Predictive modeling using small data
Mantle cell lymphoma (MCL) and chronic lymphocytic leukemia (CLL) share many features and both arise from CD5+ B-cells; their distinction is critical as MCL is a more aggressive neoplasm.
Thomas Matthes, Professor of Hematology at Geneva University Hospital, and MyDataModels have teamed up to help Professor’s research team in his gene analysis and root/cause analysis work related to MCL and CLL diseases.
The research team had assembled a very small dataset, which contained 50 samples (20 MCL and 30 CLL) with 290 attributes per sample. The attributes were obtained using Nanostring technology® and corresponded to values for gene expression levels. The dataset file size was 150 kilobytes.
Typically, producing a predictive model from a very small dataset (like the one used in this case) is extremely challenging via traditional machine learning techniques.
This is a common difficulty in such research due to the dilemma that common analysis techniques require substantial numbers of samples in order to attain useful analysis results yet the procurement of each sample can be both expensive and logistically difficult.
As such, the dataset under consideration offered an excellent test case to challenge the efficacy of MyDataModels under difficult analysis constraints.
MyDataModels has been used
1) to find the top 25 genes among the 290 responsible of the MCL and CLL diseases, and
2) to build a predictive model, which will allow clinicians to diagnose automatically MCL or CLL diseases on future patients for whom the gene expression levels of 290 genes have been determined.
Preparation of the dataset file
The response variable Diagnosis (MCL or CLL) value was derived from the metadata. Rows were then randomized such that the order of samples in the rows was ensured to be random.

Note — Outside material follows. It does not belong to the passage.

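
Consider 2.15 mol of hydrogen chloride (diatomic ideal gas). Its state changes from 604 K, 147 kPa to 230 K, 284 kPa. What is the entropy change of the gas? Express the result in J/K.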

Results in less than 1 hour
Feature reduction, (which in MyDataModels produces a ranking of the entire set of feature attributes in terms of each feature’s ability to predict the response variable) and generation of an explanatory model, took just under an hour. When evaluated against an independent hold out set of 15 samples, the resulting explanatory model was 100% accurate with a true negative rate of 100%, and a true positive rate of 100%.
With regards to the ranked feature set, in the top 25 genes identified by the analysis process, the research team found that there was a 90% overlap between their previous manual work and MyDataModels results: in the 10% delta, some genes found by MyDataModels as top25 were not found previously by R&D team, and some top 25 genes found by R&D team were not found by Databolics. This could not be interpreted immediately as errors from one side or the other, it might happen that genes found by MyDataModels were actually in the top 25 ranking or the other way around. Further analysis is currently being conducted as well as increasing the 50 samples dataset with additional patients to get to more precise conclusions.
Figure 1: results of the top 25 genes ranking process, highlighting the gene number by order of importance (from the highest score)
Professor Matthes’s quote: “Before using MyDataModels, we were using manual intensive and time consuming algorithmic methods to identify genes responsible of blood cancer pathologies. MyDataModels brought us speed, accuracy of predictions and ease of use. As clinicians and researchers, we have neither time nor programming and IT skills to use any of the predictive technologies available today. Having an automated predictive modeling tool makes a huge difference in our research work from timing and cost perspectives. We will keep on using MyDataModels to refine our models, and will apply it to other research works. We also plan in the future to make the predictive models available to clinicians to support their diagnosis processes.”
Figure 2: resulting model. It uses 3 variables (genes “234”, “197” and “248”), several operators and constants. In a binary classification model, model is made of 2 equations, one calculating probability of true prediction, the other calculating probability of false prediction. Upon computing the value of each equation, the greater value yields the case predicted by the model. The difference between these 2 numbers gives the prediction’s confidence score.
Figure 3: Review of best model statistics. One can see the 100% accuracy obtained on the entire dataset and on the 3 subsets (training, validation and test, training and validation are used for model creation, the test set is an independent hold out used to provide a final accuracy assessment by the final model again new data not available to the modeling process) used to build hundreds of potential models and finally select the best model.